Place: TU Ilmenau, Faraday Building, Weimarer Straße 32
Admission: 5 Euro
Gotha was in the late 18th century not only a prominent place of Freemasonry, but from 1783 to 1787 also the center of power of the Illuminati Order, which had initially operated mainly in Bavaria. Gotha’s Duke Ernst II (1745-1804) played a decisive role in the shift of the secret society’s sphere of activity. In 1774, he had been admitted to the Gotha Masonic Lodge, which had been founded shortly before by traveling actors, and a year later he was elected state grand master of one of the German grand lodges. In 1782/83, Ernst II agreed to sponsor the founding of a new province of the Illuminati Order in Thuringia and, after the order was banned in Bavaria in 1785, even advanced to become its national superior. Thus, the center of gravity of the order finally shifted to Gotha, until it finally disbanded in the summer of 1787. Under the impression of the French Revolution, the duke then decreed the closure of the lodge a few years later.

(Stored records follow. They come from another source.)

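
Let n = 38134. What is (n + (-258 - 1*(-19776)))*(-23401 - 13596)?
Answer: -2132951044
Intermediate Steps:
(n + (-258 - 1*(-19776)))*(-23401 - 13596) = (38134 + (-258 - 1*(-19776)))*(-23401 - 13596) = (38134 + (-258 + 19776))*(-36997) = (38134 + 19518)*(-36997) = 57652*(-36997) = -2132951044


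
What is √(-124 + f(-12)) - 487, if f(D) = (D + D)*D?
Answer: -487 + 2*√41 ≈ -474.19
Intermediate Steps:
f(D) = 2*D² (f(D) = (2*D)*D = 2*D²)
√(-124 + f(-12)) - 487 = √(-124 + 2*(-12)²) - 487 = √(-124 + 2*144) - 487 = √(-124 + 288) - 487 = √164 - 487 = 2*√41 - 487 = -487 + 2*√41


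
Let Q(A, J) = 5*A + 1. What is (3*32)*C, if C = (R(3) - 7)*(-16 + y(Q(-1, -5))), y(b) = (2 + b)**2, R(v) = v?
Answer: 4608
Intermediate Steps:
Q(A, J) = 1 + 5*A
C = 48 (C = (3 - 7)*(-16 + (2 + (1 + 5*(-1)))**2) = -4*(-16 + (2 + (1 - 5))**2) = -4*(-16 + (2 - 4)**2) = -4*(-16 + (-2)**2) = -4*(-16 + 4) = -4*(-12) = 48)
(3*32)*C = (3*32)*48 = 96*48 = 4608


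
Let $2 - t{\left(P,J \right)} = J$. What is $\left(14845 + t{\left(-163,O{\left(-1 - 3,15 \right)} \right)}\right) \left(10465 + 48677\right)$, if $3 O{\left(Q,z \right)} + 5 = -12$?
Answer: $878416412$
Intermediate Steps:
$O{\left(Q,z \right)} = - \frac{17}{3}$ ($O{\left(Q,z \right)} = - \frac{5}{3} + \frac{1}{3} \left(-12\right) = - \frac{5}{3} - 4 = - \frac{17}{3}$)
$t{\left(P,J \right)} = 2 - J$
$\left(14845 + t{\left(-163,O{\left(-1 - 3,15 \right)} \right)}\right) \left(10465 + 48677\right) = \left(14845 + \left(2 - - \frac{17}{3}\right)\right) \left(10465 + 48677\right) = \left(14845 + \left(2 + \frac{17}{3}\right)\right) 59142 = \left(14845 + \frac{23}{3}\right) 59142 = \frac{44558}{3} \cdot 59142 = 878416412$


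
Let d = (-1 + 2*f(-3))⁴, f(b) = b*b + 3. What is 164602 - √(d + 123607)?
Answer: 164602 - 2*√100862 ≈ 1.6397e+5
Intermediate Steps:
f(b) = 3 + b² (f(b) = b² + 3 = 3 + b²)
d = 279841 (d = (-1 + 2*(3 + (-3)²))⁴ = (-1 + 2*(3 + 9))⁴ = (-1 + 2*12)⁴ = (-1 + 24)⁴ = 23⁴ = 279841)
164602 - √(d + 123607) = 164602 - √(279841 + 123607) = 164602 - √403448 = 164602 - 2*√100862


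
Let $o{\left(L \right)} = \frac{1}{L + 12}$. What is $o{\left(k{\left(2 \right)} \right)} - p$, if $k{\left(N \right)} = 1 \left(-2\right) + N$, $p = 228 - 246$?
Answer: $\frac{217}{12} \approx 18.083$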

In his lecture as part of the TU Ilmenau Citizens’ Campus, Dr. Markus Meumann, Scientific Director of the Gotha Research Center at the University of Erfurt, traces the history of this secret society and its traces that still exist today, and also takes a look at the exhibition "Freemasons and Mysteries of Egypt in Gotha", which can be seen in the Ducal Museum in Gotha until October 20, 2023.